The common ground that the author was trying to reach with her audience was associated with the need to become better people that could help others. Thus, it is not surprising why Keegan explored such an unusual profession as an exterminator in the character of Tommy, who often joked about his occupation in order to avoid becoming the subject of someone else’s ridicule. When choosing their careers, people are often governed by what is profitable at a certain period of time or what would guarantee stability. Exterminators will always be needed to provide services to restaurants, shops, and private homes.

However, one has to have a passion for working in this area for decades, which was true for Tommy: “Why stop?” He shrugs. “I just love it” (Keegan 178). The story teaches the audience not to be embarrassed about their occupations because every job has a purpose. If one is doing it with passion and a few jokes here and there, it has a purpose and would inevitably bring benefit to other people.

To elaborate on the topics chosen as the focus for her essays, Keegan was keen to use vibrant and straightforward language. It is fresh and free of complicated vocabulary that would make the pieces pretentious and thus less interesting. This aspect of her work is particularly important to note because so many young people try to sound older when they write to be taken more seriously. For Keegan, seriousness is not a priority; instead, the dialogues and the narratives are structured in such a way that readers can recognize themselves in writing. When exploring the teenage years as one of the most complex but exciting periods in life, it is essential to hear the perspective of a teenager and not someone pretending to be older.
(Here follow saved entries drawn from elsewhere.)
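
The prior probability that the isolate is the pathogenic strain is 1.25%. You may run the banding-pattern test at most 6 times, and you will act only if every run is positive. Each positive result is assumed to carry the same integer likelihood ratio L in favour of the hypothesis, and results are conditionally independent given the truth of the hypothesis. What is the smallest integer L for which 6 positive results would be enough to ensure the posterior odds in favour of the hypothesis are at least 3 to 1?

3

Prior odds = 0.0125/0.9875 = 1/79.
Target odds = 3.
Need L⁶ ≥ 3 ÷ (1/79) = 237.
2⁶ = 64 < 237 ≤ 729 = 3⁶, so L = 3.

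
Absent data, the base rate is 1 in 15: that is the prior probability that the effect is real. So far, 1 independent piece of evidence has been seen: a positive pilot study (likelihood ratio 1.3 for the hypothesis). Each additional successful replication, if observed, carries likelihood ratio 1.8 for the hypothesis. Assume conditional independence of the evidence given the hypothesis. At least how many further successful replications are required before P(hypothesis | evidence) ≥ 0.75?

6

Prior odds = (1/15)/(14/15) = 1/14.
Bayes factor of the evidence already in hand = 1.3.
Odds after that evidence = (1/14) × 1.3 = 13/140.
Target odds = 0.75/0.25 = 3.
Need 1.8ⁿ ≥ 3 ÷ (13/140) = 420/13.
1.8⁵ = 18.89568 falls short of 420/13 but 1.8⁶ = 531441/15625 reaches it, so n = 6.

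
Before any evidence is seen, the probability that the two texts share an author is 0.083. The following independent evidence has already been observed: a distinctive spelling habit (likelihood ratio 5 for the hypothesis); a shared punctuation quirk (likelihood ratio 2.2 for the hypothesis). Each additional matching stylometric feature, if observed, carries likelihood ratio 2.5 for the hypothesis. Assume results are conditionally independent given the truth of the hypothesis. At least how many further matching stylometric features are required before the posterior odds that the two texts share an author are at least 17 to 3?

Prior odds = 0.083/0.917 = 83/917.
Combined Bayes factor of the evidence already in hand = 5 × 2.2 = 11.
Odds after that evidence = (83/917) × 11 = 913/917.
Target odds = 17/3.
Need 2.5ⁿ ≥ 17/3 ÷ (913/917) = 15589/2739.
2.5¹ = 2.5 falls short of 15589/2739 but 2.5² = 6.25 reaches it, so n = 2.

2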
She is not afraid of using caps letters and exclamations and employs the teenage vernacular to her advantage: “AHHHH ALICE’S ESSAY IS SO GOOD OH MY GOD… ELISA’S IS SO GOOD TOO! Oh my gosh” (Keegan 14). Such a manner of writing is both refreshing and enticing as readers are not perplexed by unfamiliar phrases and jargon that is hard to understand. However, the style of writing is not juvenile to any extent as evidence in her short essay “The Art of Observation”: to be fascinated by, nothing to esteem, nothing to romanticize in this everyday examination of our immutable solipsism.” (Keegan 204). The immaculate structure of the sentences shows the author’s dedication to the subject matter.

The tension between the author, who was growing up to become a writer, and the world around her is a familiar theme that so many people face at some point in their lives (Kristof). The refreshing perspective that Keegan managed to offer her readers goes far beyond the challenge of growing up as the author teaches its audience that aging is a part of living, that it is worth to try harder to pursue a dream career, that their voice as individuals and citizens matters, as well as the fact that everyone is jealous of someone or something (Charbonnier). All of these topics intertwine together to create Keegan’s story, which is sad and optimistic at the same time.
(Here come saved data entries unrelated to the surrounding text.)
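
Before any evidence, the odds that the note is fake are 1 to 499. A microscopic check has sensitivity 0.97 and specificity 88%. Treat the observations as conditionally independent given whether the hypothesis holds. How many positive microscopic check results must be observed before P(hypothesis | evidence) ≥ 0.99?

Prior odds = 1/499.
False-positive rate = 1 − 0.88 = 0.12; likelihood ratio of a positive = 0.97/0.12 = 97/12.
Target posterior odds = 0.99/0.01 = 99.
Need (1/499) × (97/12)ⁿ ≥ 99, i.e. (97/12)ⁿ ≥ 49401.
(97/12)⁵ ≈34510.6 falls short of 49401 but (97/12)⁶ ≈278961 reaches it, so n = 6.

6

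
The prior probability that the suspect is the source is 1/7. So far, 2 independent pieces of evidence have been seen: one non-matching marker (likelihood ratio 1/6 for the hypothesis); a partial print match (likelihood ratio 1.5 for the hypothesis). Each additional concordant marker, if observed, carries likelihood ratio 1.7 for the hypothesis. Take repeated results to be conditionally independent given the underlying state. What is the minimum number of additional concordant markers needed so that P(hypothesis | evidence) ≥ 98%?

14

Prior odds = (1/7)/(6/7) = 1/6.
Combined Bayes factor of the evidence already in hand = (1/6) × 1.5 = 0.25.
Odds after that evidence = (1/6) × 0.25 = 1/24.
Target odds = 0.98/0.02 = 49.
Need 1.7ⁿ ≥ 49 ÷ (1/24) = 1176.
1.7¹³ ≈990.458 falls short of 1176 but 1.7¹⁴ ≈1683.78 reaches it, so n = 14.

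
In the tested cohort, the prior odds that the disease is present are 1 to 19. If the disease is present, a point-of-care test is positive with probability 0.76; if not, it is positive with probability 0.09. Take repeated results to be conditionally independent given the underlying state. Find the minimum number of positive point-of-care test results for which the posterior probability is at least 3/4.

Prior odds = 1/19.
Likelihood ratio of a positive = 0.76/0.09 = 76/9.
Target posterior odds = 0.75/0.25 = 3.
Require (76/9)ⁿ ≥ 3 ÷ (1/19) = 57.
(76/9)¹ = 76/9 falls short of 57 but (76/9)² = 5776/81 reaches it, so n = 2.

2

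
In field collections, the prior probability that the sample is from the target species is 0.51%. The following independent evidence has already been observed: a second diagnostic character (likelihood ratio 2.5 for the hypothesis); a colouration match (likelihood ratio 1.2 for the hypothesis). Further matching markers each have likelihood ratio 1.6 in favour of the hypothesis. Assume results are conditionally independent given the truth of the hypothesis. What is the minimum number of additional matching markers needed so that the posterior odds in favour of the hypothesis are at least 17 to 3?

Prior odds = 0.0051/0.9949 = 51/9949.
Combined Bayes factor of the evidence already in hand = 2.5 × 1.2 = 3.
Odds after that evidence = (51/9949) × 3 = 153/9949.
Target odds = 17/3.
Need 1.6ⁿ ≥ 17/3 ÷ (153/9949) = 9949/27.
1.6¹² ≈281.475 falls short of 9949/27 but 1.6¹³ ≈450.36 reaches it, so n = 13.

13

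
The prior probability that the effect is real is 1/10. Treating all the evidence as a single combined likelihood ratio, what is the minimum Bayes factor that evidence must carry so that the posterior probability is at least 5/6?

45

Prior odds = 0.1/0.9 = 1/9.
Target odds = (5/6)/(1/6) = 5.
Required Bayes factor = 5 ÷ (1/9) = 45.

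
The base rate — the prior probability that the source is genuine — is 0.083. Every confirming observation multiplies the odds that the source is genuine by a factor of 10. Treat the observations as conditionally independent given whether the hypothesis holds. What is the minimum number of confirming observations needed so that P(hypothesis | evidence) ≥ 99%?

4

Prior odds: 0.083 ÷ 0.917 = 83/917.
Likelihood ratio per confirming observation = 10.
Target posterior odds = 0.99/0.01 = 99.
Require 10ⁿ ≥ 99 ÷ (83/917) = 90783/83.
10³ = 1000 falls short of 90783/83 but 10⁴ = 10000 reaches it, so n = 4.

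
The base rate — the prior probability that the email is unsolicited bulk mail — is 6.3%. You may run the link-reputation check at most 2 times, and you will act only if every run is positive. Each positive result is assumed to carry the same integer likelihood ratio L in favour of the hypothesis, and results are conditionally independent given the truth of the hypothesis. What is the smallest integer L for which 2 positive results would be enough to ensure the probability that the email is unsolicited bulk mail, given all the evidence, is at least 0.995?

55

Prior odds = 0.063/0.937 = 63/937.
Target odds = 0.995/0.005 = 199.
Need L² ≥ 199 ÷ (63/937) = 186463/63.
54² = 2916 < 186463/63 ≤ 3025 = 55², so L = 55.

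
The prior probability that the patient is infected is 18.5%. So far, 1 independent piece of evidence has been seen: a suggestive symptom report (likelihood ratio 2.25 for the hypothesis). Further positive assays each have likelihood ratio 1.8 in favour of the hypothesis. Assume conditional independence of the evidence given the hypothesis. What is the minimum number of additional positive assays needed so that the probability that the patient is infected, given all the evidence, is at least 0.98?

8

Prior odds = 0.185/0.815 = 37/163.
Bayes factor of the evidence already in hand = 2.25.
Odds after that evidence = (37/163) × 2.25 = 333/652.
Target odds = 0.98/0.02 = 49.
Need 1.8ⁿ ≥ 49 ÷ (333/652) = 31948/333.
1.8⁷ = 4782969/78125 falls short of 31948/333 but 1.8⁸ = 43046721/390625 reaches it, so n = 8.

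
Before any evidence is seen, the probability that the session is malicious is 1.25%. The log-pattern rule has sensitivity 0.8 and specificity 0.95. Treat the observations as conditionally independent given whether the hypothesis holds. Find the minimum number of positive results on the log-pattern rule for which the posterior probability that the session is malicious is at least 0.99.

Prior odds: 0.0125 ÷ 0.9875 = 1/79.
False-positive rate = 1 − 0.95 = 0.05; likelihood ratio of a positive = 0.8/0.05 = 16.
Target posterior odds = 0.99/0.01 = 99.
Need (1/79) × 16ⁿ ≥ 99, i.e. 16ⁿ ≥ 7821.
16³ = 4096 falls short of 7821 but 16⁴ = 65536 reaches it, so n = 4.

4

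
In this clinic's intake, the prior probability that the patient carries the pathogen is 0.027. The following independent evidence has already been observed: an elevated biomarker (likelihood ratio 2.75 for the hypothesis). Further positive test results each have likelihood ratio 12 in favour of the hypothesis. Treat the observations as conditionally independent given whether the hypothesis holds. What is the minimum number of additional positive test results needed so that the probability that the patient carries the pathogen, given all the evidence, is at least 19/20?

3

Prior odds = 0.027/0.973 = 27/973.
Bayes factor of the evidence already in hand = 2.75.
Odds after that evidence = (27/973) × 2.75 = 297/3892.
Target odds = 0.95/0.05 = 19.
Need 12ⁿ ≥ 19 ÷ (297/3892) = 73948/297.
12² = 144 falls short of 73948/297 but 12³ = 1728 reaches it, so n = 3.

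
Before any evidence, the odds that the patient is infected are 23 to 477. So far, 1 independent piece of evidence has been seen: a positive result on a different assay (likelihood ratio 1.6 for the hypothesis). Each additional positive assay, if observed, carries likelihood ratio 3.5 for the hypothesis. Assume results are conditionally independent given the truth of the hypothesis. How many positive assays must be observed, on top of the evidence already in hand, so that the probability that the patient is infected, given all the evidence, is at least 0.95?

Prior odds = 23/477.
Bayes factor of the evidence already in hand = 1.6.
Odds after that evidence = (23/477) × 1.6 = 184/2385.
Target odds = 0.95/0.05 = 19.
Need 3.5ⁿ ≥ 19 ÷ (184/2385) = 45315/184.
3.5⁴ = 150.0625 falls short of 45315/184 but 3.5⁵ = 525.21875 reaches it, so n = 5.

5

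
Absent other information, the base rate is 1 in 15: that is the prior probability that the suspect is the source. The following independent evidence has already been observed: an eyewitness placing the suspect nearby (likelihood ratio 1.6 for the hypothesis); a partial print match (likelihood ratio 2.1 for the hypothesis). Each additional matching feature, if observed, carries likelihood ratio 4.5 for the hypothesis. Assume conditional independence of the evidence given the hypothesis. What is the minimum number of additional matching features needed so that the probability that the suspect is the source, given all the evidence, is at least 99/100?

Prior odds = (1/15)/(14/15) = 1/14.
Combined Bayes factor of the evidence already in hand = 1.6 × 2.1 = 3.36.
Odds after that evidence = (1/14) × 3.36 = 0.24.
Target odds = 0.99/0.01 = 99.
Need 4.5ⁿ ≥ 99 ÷ 0.24 = 412.5.
4.5⁴ = 410.0625 falls short of 412.5 but 4.5⁵ = 1845.28125 reaches it, so n = 5.

5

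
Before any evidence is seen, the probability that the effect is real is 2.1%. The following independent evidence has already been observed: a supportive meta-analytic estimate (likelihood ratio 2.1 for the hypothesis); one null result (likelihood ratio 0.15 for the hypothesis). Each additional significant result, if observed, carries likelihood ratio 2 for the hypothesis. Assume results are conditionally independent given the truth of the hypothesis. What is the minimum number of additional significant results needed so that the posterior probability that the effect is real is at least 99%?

Prior odds = 0.021/0.979 = 21/979.
Combined Bayes factor of the evidence already in hand = 2.1 × 0.15 = 0.315.
Odds after that evidence = (21/979) × 0.315 = 1323/195800.
Target odds = 0.99/0.01 = 99.
Need 2ⁿ ≥ 99 ÷ (1323/195800) = 2153800/147.
2¹³ = 8192 falls short of 2153800/147 but 2¹⁴ = 16384 reaches it, so n = 14.

14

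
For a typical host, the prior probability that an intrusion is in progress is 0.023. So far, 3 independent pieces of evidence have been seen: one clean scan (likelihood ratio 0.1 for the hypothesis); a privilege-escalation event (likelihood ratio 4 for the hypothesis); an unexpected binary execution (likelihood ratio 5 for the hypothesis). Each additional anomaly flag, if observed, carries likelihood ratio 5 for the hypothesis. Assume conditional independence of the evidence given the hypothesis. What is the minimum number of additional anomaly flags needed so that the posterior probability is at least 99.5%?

6

Prior odds = 0.023/0.977 = 23/977.
Combined Bayes factor of the evidence already in hand = 0.1 × 4 × 5 = 2.
Odds after that evidence = (23/977) × 2 = 46/977.
Target odds = 0.995/0.005 = 199.
Need 5ⁿ ≥ 199 ÷ (46/977) = 194423/46.
5⁵ = 3125 falls short of 194423/46 but 5⁶ = 15625 reaches it, so n = 6.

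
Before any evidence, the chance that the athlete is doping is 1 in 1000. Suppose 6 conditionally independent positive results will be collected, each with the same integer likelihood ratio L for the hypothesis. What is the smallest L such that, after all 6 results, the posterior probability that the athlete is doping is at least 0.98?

Prior odds = 0.001/0.999 = 1/999.
Target odds = 0.98/0.02 = 49.
Need L⁶ ≥ 49 ÷ (1/999) = 48951.
6⁶ = 46656 < 48951 ≤ 117649 = 7⁶, so L = 7.

7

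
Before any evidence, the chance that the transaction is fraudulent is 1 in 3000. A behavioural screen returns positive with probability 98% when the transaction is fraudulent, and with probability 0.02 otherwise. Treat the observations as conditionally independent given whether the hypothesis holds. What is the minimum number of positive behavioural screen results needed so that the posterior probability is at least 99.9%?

4

Prior odds: (1/3000) ÷ (2999/3000) = 1/2999.
Likelihood ratio of a positive result = 0.98/0.02 = 49.
Target posterior odds = 0.999/0.001 = 999.
Need (1/2999) × 49ⁿ ≥ 999, i.e. 49ⁿ ≥ 2996001.
49³ = 117649 falls short of 2996001 but 49⁴ = 5764801 reaches it, so n = 4.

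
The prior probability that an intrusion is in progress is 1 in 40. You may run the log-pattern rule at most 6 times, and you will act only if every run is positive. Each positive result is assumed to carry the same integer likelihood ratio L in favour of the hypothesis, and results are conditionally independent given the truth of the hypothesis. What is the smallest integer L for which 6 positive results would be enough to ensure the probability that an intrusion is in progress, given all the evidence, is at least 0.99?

4

Prior odds = 0.025/0.975 = 1/39.
Target odds = 0.99/0.01 = 99.
Need L⁶ ≥ 99 ÷ (1/39) = 3861.
3⁶ = 729 < 3861 ≤ 4096 = 4⁶, so L = 4.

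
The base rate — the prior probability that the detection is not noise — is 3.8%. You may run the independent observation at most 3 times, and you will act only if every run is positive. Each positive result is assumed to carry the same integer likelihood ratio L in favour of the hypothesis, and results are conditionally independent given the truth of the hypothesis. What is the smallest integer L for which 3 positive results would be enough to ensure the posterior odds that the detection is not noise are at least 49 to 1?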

The insightful nature of The Opposite of Loneliness, coupled with a refreshing look on life, makes Marina Keegan’s tragic story heartbreaking (James). However, when reading her quick and witty prose, one develops a sense of optimism for life that is hard to come by in other literary works. Despite the tensions and the struggles of growing up, Keegan’s stories and essays install a sense of new beginnings and a positive outlook on the future.

Works Cited

Charbonnier, Clemence. “The Culture Trip. 2016. Web.
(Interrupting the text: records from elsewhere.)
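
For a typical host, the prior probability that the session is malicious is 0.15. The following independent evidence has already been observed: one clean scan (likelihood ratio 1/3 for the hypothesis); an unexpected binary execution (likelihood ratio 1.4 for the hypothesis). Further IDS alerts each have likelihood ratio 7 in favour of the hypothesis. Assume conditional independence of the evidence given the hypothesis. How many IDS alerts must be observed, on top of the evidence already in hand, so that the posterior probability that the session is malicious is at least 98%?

Prior odds = 0.15/0.85 = 3/17.
Combined Bayes factor of the evidence already in hand = (1/3) × 1.4 = 7/15.
Odds after that evidence = (3/17) × 7/15 = 7/85.
Target odds = 0.98/0.02 = 49.
Need 7ⁿ ≥ 49 ÷ (7/85) = 595.
7³ = 343 falls short of 595 but 7⁴ = 2401 reaches it, so n = 4.

4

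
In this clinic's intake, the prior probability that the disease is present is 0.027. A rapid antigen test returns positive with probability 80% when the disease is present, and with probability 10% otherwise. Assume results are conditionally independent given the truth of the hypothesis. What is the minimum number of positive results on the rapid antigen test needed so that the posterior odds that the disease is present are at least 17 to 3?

Prior odds: 0.027 ÷ 0.973 = 27/973.
Likelihood ratio of a positive result = 0.8/0.1 = 8.
Target odds = 17/3.
Need (27/973) × 8ⁿ ≥ 17/3, i.e. 8ⁿ ≥ 16541/81.
8² = 64 falls short of 16541/81 but 8³ = 512 reaches it, so n = 3.

3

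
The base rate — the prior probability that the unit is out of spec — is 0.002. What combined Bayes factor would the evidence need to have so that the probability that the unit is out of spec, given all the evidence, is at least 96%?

11976

Prior odds = 0.002/0.998 = 1/499.
Target odds = 0.96/0.04 = 24.
Required Bayes factor = 24 ÷ (1/499) = 11976.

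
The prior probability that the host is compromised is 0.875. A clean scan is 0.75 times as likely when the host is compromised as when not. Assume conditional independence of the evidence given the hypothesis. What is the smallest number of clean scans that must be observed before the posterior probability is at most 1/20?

17

Prior odds = 0.875/0.125 = 7.
Likelihood ratio per clean scan = 0.75.
Target posterior odds = 0.05/0.95 = 1/19.
Need 7 × 0.75ⁿ ≤ 1/19, i.e. 0.75ⁿ ≤ 1/133.
0.75¹⁶ ≈0.0100226 is still above 1/133 but 0.75¹⁷ ≈0.00751695 is at or below it, so n = 17.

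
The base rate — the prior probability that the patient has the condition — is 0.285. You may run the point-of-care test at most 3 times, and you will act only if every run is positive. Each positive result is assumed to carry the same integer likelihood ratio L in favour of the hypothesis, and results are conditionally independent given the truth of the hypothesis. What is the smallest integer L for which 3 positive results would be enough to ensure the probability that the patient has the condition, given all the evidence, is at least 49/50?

5

Prior odds = 0.285/0.715 = 57/143.
Target odds = 0.98/0.02 = 49.
Need L³ ≥ 49 ÷ (57/143) = 7007/57.
4³ = 64 < 7007/57 ≤ 125 = 5³, so L = 5.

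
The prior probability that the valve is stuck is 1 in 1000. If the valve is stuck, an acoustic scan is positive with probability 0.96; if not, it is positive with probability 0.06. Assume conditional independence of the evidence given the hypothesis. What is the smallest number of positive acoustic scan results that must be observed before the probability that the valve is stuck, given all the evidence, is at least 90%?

4

Prior odds: 0.001 ÷ 0.999 = 1/999.
Likelihood ratio of a positive = 0.96/0.06 = 16.
Target posterior odds = 0.9/0.1 = 9.
Need (1/999) × 16ⁿ ≥ 9, i.e. 16ⁿ ≥ 8991.
16³ = 4096 falls short of 8991 but 16⁴ = 65536 reaches it, so n = 4.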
Gregory, Alice. “The New Republic. 2014. Web.

Hazelton, Clair Kohda. “The Guardian. 2015. Web.

James, Susan Donaldson. “ABC News. 2012. Web.

Keegan, Marina. The Opposite of Loneliness: Essays and Stories. Scribner, 2014.

—. “Yale Daily News, 2012. Web.

Kristof, Nicholas. “The New York Times. 2014. Web.

Nelson, Laura. “Los Angeles Times. 2012. Web.

Scholes, Lucy. “The Guardian. 2014. Web.

National Post. 2014. Web.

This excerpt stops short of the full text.